Anyway. If you are becoming concerned that your mother is in for a nasty shock at the end of rehab, you'd better start gently preparing her. Don't tell her what's happening: instead, ask her questions. Such as "suppose we thought about getting you better first, giving you more time to build your strength up - how would you feel about trying that?" or "What has the doctor said about your being able to go home? There's still quite a lot to think about, you know." So that you're working round to a "not yet" rather than a flat "no." And for heaven's sake don't get into an argument about it! We'll see, or let's see, or one thing at a time, or maybe, or even we'll do our best - these are all useful responses to keep in mind.
She is in fact mentioning home. Whenever I talk to her or visit her at rehab she says she wants to go home. So far I have danced around the issue and avoided saying things like "you have to do your best at PT so you can go home!".
I believe that when she says she wants to go home, she is indeed talking about her current residence, not childhood home, etc.
The amount of time remaining in rehab depends on her progress and participation. Something like 10-20 days.
I don't really think she's looking ahead at the plan per se. In her mind there is only one possible plan: going home!
Either your grandmother is looking ahead and asking what the plan is, in which case she has a right to be involved in the discussion and to express a view of her own;
Or she isn't, in which case you go ahead and develop a care plan in consultation with her health care team and decide on her behalf what options overall would be least upsetting for her (including whether or not to raise the subject of her home - I personally would vote 'no' unless she herself brings it up).
How much more time to do you have to work with before she needs to move on from rehab?
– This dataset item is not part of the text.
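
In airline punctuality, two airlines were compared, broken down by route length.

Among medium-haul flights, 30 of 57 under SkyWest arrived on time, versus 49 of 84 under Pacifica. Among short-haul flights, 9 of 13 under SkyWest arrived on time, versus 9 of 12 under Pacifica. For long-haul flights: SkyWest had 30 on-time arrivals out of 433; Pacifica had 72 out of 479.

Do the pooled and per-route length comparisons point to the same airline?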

Some have found taking their love one back to see the house one more time created a terrible problem.... the elder refused to leave the house to get back into the car.
If Grandmother is asking to go "home", you need to quiz her to find out which home is she talking about. For my Mom, I thought it was the house that she and Dad had sheared for many decades.... turned it it was her childhood home from the late 1900-1920's that she wanted to go back and see.
At Assisted Living bring items from her home, hang up pictures that she always likes. For my Dad, his prize possessions where hundreds of books, so we brought that along with all the bookcases which thankfully fitted.